Liputan6.com, Yogyakarta Wabah virus Corona membuat hand sanitizer menjadi sebuah produk yang juga dicari oleh masyarakat. Kebanyakan hand sanitizer yang dijual di pasaran mengandung alkohol.
Seorang dosen Fakultas Farmasi UGM bernama Ronny Martien mengembangkan hand sanitizer berbahan herbal. Produk ini mengkombinasikan bahan berbasis kearifan lokal, yakni rebusan daun sirih, dengan teknologi chitosan nanopolymer.
Produk yang diberi nama Spray Nanopolimer Infusa Daun Sirih ini sengaja menggunakan daun sirih hijau sebagai bahan baku. Alasannya, daun ini memiliki aktivitas antibakteri. Biasanya daun sirih menghalau infeksi bakteri, seperti Staphylococcus auerus dan Escherichia coli.
Advertisement
Baca Juga
Penggunaan bahan baku alami dan non-alkohol juga tidak menimbulkan resistensi bakteri, berbeda dengan antibiotik sintetis yang bisa menimbulkan kekebalan terhadap bakteri dalam penggunaan jangka waktu tertentu.

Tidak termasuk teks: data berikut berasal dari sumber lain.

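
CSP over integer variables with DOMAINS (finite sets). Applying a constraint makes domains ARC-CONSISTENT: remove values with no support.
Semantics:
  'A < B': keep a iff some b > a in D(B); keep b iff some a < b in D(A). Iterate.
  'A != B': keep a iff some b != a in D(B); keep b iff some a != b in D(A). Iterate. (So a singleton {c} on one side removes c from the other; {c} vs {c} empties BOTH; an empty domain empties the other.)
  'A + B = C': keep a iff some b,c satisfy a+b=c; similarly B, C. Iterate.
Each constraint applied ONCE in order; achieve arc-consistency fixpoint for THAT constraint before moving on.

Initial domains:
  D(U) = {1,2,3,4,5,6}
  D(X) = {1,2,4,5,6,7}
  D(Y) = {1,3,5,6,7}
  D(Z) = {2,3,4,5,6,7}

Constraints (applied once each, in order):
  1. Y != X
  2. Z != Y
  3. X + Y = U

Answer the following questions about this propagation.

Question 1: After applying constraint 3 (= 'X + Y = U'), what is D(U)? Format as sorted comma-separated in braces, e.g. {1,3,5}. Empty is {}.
Answer: {2,3,4,5,6}

Derivation:
Constraint 1 (Y != X) on D(Y)={1,3,5,6,7} D(X)={1,2,4,5,6,7}: no change
Constraint 2 (Z != Y) on D(Z)={2,3,4,5,6,7} D(Y)={1,3,5,6,7}: no change
Constraint 3 (X + Y = U) on D(X)={1,2,4,5,6,7} D(Y)={1,3,5,6,7} D(U)={1,2,3,4,5,6}: X {1,2,4,5,6,7}->{1,2,4,5}; Y {1,3,5,6,7}->{1,3,5}; U {1,2,3,4,5,6}->{2,3,4,5,6}
So after constraint 3: D(U) = {2,3,4,5,6}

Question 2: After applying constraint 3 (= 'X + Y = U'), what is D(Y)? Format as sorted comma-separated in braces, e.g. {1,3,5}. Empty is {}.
Constraint 1 (Y != X) on D(Y)={1,3,5,6,7} D(X)={1,2,4,5,6,7}: no change
Constraint 2 (Z != Y) on D(Z)={2,3,4,5,6,7} D(Y)={1,3,5,6,7}: no change
Constraint 3 (X + Y = U) on D(X)={1,2,4,5,6,7} D(Y)={1,3,5,6,7} D(U)={1,2,3,4,5,6}: X {1,2,4,5,6,7}->{1,2,4,5}; Y {1,3,5,6,7}->{1,3,5}; U {1,2,3,4,5,6}->{2,3,4,5,6}
So after constraint 3: D(Y) = {1,3,5}

Answer: {1,3,5}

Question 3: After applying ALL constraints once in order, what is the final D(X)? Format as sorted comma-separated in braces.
Constraint 1 (Y != X) on D(Y)={1,3,5,6,7} D(X)={1,2,4,5,6,7}: no change
Constraint 2 (Z != Y) on D(Z)={2,3,4,5,6,7} D(Y)={1,3,5,6,7}: no change
Constraint 3 (X + Y = U) on D(X)={1,2,4,5,6,7} D(Y)={1,3,5,6,7} D(U)={1,2,3,4,5,6}: X {1,2,4,5,6,7}->{1,2,4,5}; Y {1,3,5,6,7}->{1,3,5}; U {1,2,3,4,5,6}->{2,3,4,5,6}
So after all 3 constraints: D(X) = {1,2,4,5}

Answer: {1,2,4,5}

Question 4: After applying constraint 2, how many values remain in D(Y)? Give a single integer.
Answer: 5

Derivation:
Constraint 1 (Y != X) on D(Y)={1,3,5,6,7} D(X)={1,2,4,5,6,7}: no change
Constraint 2 (Z != Y) on D(Z)={2,3,4,5,6,7} D(Y)={1,3,5,6,7}: no change
So after constraint 2: D(Y)={1,3,5,6,7}, size = 5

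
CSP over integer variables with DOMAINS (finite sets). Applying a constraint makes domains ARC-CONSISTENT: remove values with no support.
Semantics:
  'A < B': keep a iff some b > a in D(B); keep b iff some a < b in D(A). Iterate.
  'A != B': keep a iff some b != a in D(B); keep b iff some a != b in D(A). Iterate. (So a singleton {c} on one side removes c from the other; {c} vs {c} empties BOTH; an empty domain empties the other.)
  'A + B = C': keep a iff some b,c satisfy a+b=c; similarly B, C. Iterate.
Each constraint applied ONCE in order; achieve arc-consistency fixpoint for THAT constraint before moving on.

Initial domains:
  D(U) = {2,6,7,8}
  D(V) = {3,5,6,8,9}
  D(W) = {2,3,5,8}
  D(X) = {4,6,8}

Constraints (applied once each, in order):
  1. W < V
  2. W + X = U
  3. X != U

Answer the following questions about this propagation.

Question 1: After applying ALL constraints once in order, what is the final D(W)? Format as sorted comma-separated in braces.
Constraint 1 (W < V) on D(W)={2,3,5,8} D(V)={3,5,6,8,9}: no change
Constraint 2 (W + X = U) on D(W)={2,3,5,8} D(X)={4,6,8} D(U)={2,6,7,8}: W {2,3,5,8}->{2,3}; X {4,6,8}->{4,6}; U {2,6,7,8}->{6,7,8}
Constraint 3 (X != U) on D(X)={4,6} D(U)={6,7,8}: no change
So after all 3 constraints: D(W) = {2,3}

Answer: {2,3}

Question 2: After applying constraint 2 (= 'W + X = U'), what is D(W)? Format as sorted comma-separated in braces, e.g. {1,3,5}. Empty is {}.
Constraint 1 (W < V) on D(W)={2,3,5,8} D(V)={3,5,6,8,9}: no change
Constraint 2 (W + X = U) on D(W)={2,3,5,8} D(X)={4,6,8} D(U)={2,6,7,8}: W {2,3,5,8}->{2,3}; X {4,6,8}->{4,6}; U {2,6,7,8}->{6,7,8}
So after constraint 2: D(W) = {2,3}

Answer: {2,3}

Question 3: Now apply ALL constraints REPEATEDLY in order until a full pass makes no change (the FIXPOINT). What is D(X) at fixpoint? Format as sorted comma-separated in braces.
Answer: {4,6}

Derivation:
pass 0 (initial): D(X)={4,6,8}
pass 1: U {2,6,7,8}->{6,7,8}; W {2,3,5,8}->{2,3}; X {4,6,8}->{4,6}
pass 2: no change
Fixpoint after 2 passes: D(X) = {4,6}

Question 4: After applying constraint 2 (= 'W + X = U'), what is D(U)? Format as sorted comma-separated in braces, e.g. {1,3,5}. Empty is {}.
Constraint 1 (W < V) on D(W)={2,3,5,8} D(V)={3,5,6,8,9}: no change
Constraint 2 (W + X = U) on D(W)={2,3,5,8} D(X)={4,6,8} D(U)={2,6,7,8}: W {2,3,5,8}->{2,3}; X {4,6,8}->{4,6}; U {2,6,7,8}->{6,7,8}
So after constraint 2: D(U) = {6,7,8}

Answer: {6,7,8}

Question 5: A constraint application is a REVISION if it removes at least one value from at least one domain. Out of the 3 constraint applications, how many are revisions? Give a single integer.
Constraint 1 (W < V) on D(W)={2,3,5,8} D(V)={3,5,6,8,9}: no change => not a revision
Constraint 2 (W + X = U) on D(W)={2,3,5,8} D(X)={4,6,8} D(U)={2,6,7,8}: W {2,3,5,8}->{2,3}; X {4,6,8}->{4,6}; U {2,6,7,8}->{6,7,8} => REVISION
Constraint 3 (X != U) on D(X)={4,6} D(U)={6,7,8}: no change => not a revision
Total revisions = 1

Answer: 1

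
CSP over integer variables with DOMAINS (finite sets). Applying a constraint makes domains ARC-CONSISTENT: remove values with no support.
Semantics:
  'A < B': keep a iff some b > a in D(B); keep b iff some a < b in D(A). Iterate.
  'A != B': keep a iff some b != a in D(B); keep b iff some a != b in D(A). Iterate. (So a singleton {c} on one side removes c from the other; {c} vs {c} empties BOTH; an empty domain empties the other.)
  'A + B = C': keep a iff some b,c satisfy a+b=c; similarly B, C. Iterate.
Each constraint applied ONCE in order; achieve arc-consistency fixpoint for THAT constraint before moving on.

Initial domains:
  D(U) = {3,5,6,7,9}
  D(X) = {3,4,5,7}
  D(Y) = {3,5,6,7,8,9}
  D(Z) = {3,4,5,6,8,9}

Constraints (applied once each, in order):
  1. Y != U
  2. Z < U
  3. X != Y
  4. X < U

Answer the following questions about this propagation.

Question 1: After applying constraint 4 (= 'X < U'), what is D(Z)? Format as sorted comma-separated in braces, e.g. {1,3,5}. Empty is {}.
Answer: {3,4,5,6,8}

Derivation:
Constraint 1 (Y != U) on D(Y)={3,5,6,7,8,9} D(U)={3,5,6,7,9}: no change
Constraint 2 (Z < U) on D(Z)={3,4,5,6,8,9} D(U)={3,5,6,7,9}: Z {3,4,5,6,8,9}->{3,4,5,6,8}; U {3,5,6,7,9}->{5,6,7,9}
Constraint 3 (X != Y) on D(X)={3,4,5,7} D(Y)={3,5,6,7,8,9}: no change
Constraint 4 (X < U) on D(X)={3,4,5,7} D(U)={5,6,7,9}: no change
So after constraint 4: D(Z) = {3,4,5,6,8}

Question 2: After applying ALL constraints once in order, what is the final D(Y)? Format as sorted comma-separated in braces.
Constraint 1 (Y != U) on D(Y)={3,5,6,7,8,9} D(U)={3,5,6,7,9}: no change
Constraint 2 (Z < U) on D(Z)={3,4,5,6,8,9} D(U)={3,5,6,7,9}: Z {3,4,5,6,8,9}->{3,4,5,6,8}; U {3,5,6,7,9}->{5,6,7,9}
Constraint 3 (X != Y) on D(X)={3,4,5,7} D(Y)={3,5,6,7,8,9}: no change
Constraint 4 (X < U) on D(X)={3,4,5,7} D(U)={5,6,7,9}: no change
So after all 4 constraints: D(Y) = {3,5,6,7,8,9}

Answer: {3,5,6,7,8,9}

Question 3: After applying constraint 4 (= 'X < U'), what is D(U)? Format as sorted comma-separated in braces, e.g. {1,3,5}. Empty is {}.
Constraint 1 (Y != U) on D(Y)={3,5,6,7,8,9} D(U)={3,5,6,7,9}: no change
Constraint 2 (Z < U) on D(Z)={3,4,5,6,8,9} D(U)={3,5,6,7,9}: Z {3,4,5,6,8,9}->{3,4,5,6,8}; U {3,5,6,7,9}->{5,6,7,9}
Constraint 3 (X != Y) on D(X)={3,4,5,7} D(Y)={3,5,6,7,8,9}: no change
Constraint 4 (X < U) on D(X)={3,4,5,7} D(U)={5,6,7,9}: no change
So after constraint 4: D(U) = {5,6,7,9}

Answer: {5,6,7,9}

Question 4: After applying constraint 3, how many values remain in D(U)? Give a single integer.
Answer: 4

Derivation:
Constraint 1 (Y != U) on D(Y)={3,5,6,7,8,9} D(U)={3,5,6,7,9}: no change
Constraint 2 (Z < U) on D(Z)={3,4,5,6,8,9} D(U)={3,5,6,7,9}: Z {3,4,5,6,8,9}->{3,4,5,6,8}; U {3,5,6,7,9}->{5,6,7,9}
Constraint 3 (X != Y) on D(X)={3,4,5,7} D(Y)={3,5,6,7,8,9}: no change
So after constraint 3: D(U)={5,6,7,9}, size = 4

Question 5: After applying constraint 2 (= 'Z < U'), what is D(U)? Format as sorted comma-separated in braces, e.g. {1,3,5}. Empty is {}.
Constraint 1 (Y != U) on D(Y)={3,5,6,7,8,9} D(U)={3,5,6,7,9}: no change
Constraint 2 (Z < U) on D(Z)={3,4,5,6,8,9} D(U)={3,5,6,7,9}: Z {3,4,5,6,8,9}->{3,4,5,6,8}; U {3,5,6,7,9}->{5,6,7,9}
So after constraint 2: D(U) = {5,6,7,9}

Answer: {5,6,7,9}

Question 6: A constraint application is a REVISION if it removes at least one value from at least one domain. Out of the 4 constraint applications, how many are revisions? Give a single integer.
Answer: 1

Derivation:
Constraint 1 (Y != U) on D(Y)={3,5,6,7,8,9} D(U)={3,5,6,7,9}: no change => not a revision
Constraint 2 (Z < U) on D(Z)={3,4,5,6,8,9} D(U)={3,5,6,7,9}: Z {3,4,5,6,8,9}->{3,4,5,6,8}; U {3,5,6,7,9}->{5,6,7,9} => REVISION
Constraint 3 (X != Y) on D(X)={3,4,5,7} D(Y)={3,5,6,7,8,9}: no change => not a revision
Constraint 4 (X < U) on D(X)={3,4,5,7} D(U)={5,6,7,9}: no change => not a revision
Total revisions = 1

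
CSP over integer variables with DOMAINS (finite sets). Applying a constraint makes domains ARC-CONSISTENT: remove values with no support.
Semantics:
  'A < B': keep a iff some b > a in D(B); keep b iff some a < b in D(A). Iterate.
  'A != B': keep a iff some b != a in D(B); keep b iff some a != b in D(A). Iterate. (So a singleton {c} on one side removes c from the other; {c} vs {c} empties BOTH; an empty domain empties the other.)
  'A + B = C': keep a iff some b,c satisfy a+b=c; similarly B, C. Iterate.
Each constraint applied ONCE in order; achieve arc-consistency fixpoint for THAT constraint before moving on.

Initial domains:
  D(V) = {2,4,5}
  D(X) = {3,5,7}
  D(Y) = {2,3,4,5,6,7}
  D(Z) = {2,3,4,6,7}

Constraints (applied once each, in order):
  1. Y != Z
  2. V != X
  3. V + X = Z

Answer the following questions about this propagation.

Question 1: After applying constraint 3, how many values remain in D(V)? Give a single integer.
Constraint 1 (Y != Z) on D(Y)={2,3,4,5,6,7} D(Z)={2,3,4,6,7}: no change
Constraint 2 (V != X) on D(V)={2,4,5} D(X)={3,5,7}: no change
Constraint 3 (V + X = Z) on D(V)={2,4,5} D(X)={3,5,7} D(Z)={2,3,4,6,7}: V {2,4,5}->{2,4}; X {3,5,7}->{3,5}; Z {2,3,4,6,7}->{7}
So after constraint 3: D(V)={2,4}, size = 2

Answer: 2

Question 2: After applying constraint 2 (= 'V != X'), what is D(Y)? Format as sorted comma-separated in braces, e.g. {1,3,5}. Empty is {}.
Answer: {2,3,4,5,6,7}

Derivation:
Constraint 1 (Y != Z) on D(Y)={2,3,4,5,6,7} D(Z)={2,3,4,6,7}: no change
Constraint 2 (V != X) on D(V)={2,4,5} D(X)={3,5,7}: no change
So after constraint 2: D(Y) = {2,3,4,5,6,7}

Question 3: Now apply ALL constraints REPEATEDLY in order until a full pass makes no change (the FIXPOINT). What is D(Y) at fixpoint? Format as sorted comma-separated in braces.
pass 0 (initial): D(Y)={2,3,4,5,6,7}
pass 1: V {2,4,5}->{2,4}; X {3,5,7}->{3,5}; Z {2,3,4,6,7}->{7}
pass 2: Y {2,3,4,5,6,7}->{2,3,4,5,6}
pass 3: no change
Fixpoint after 3 passes: D(Y) = {2,3,4,5,6}

Answer: {2,3,4,5,6}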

“Teknologi nano dalam formulasi menghasilkan bentuk nanopartikel yang membuat tingkat efektivitas daun sirih sebagai antibakteri meningkat 100 persen,” ujar Ronny dalam jumpa pers di UGM Yogyakarta, Selasa (10/3/2020).
Karakteritik formula memiliki ukuran partikel 246,9 nm dengan efiesiensi penyerapan sebesar 23,36 persen. Diameter zona hambat sediaan nanopolimer terhadap bakteri Staphylococcus auerus dan Escherichia coli sebesar 7,85 mm dan 9,61 mm.
Chitosan nanopolymer yang terkandung di dalam produk ini membuat hand sanitizer ini saat disemprotkan ke tangan cenderung lebih lengket ketimbang produk sejenis yang berbahan alkohol.
Menurut Ronny, rasa lengket timbul karena polymer itu menjadi semacam pelindung di kulit atau berfungsi sebagai perisai dari bakteri. Terkait berapa lama produk ini bisa melindungi tangan dari bakteri, ia menjelaskan tergantung dari aktivitas yang dilakukan selanjutnya.
“Biasanya hand sanitizer bisa bertahan satu sampai dua jam untuk aktivitas di luar ruangan atau lapangan,” ucapnya.
Aman di Kulit
Hand sanitizer ini juga aman di kulit karena pH daun sirih yang asam sudah dinaikkan menjadi netral sesuai dengan pH kulit manusia, yakni lima sampai enam.
Produk hand sanitizer ini sebenarnya sudah dikembangkan sejak satu tahun lalu, sebelum isu virus Corona merebak. Ketika itu Ronny sedang terlibat dalam sebuah proyek penelitian perlindungan puting susu kambing dari bakteri.
“Kami sedang mengurus hak paten untuk produk ini, sehingga mempermudah pemasaran,” tuturnya.
Produk hand sanitizer ini dikemas dalam botol berukuran 100 mililiter dan dijual dengan harga Rp 30.000 per botol.
Ia berharap produk ini dapat menjadi alternatif solusi dalam mengatasi kelangkaan dan mahalnya hand sanitizer di pasaran karena wabah virus Corona.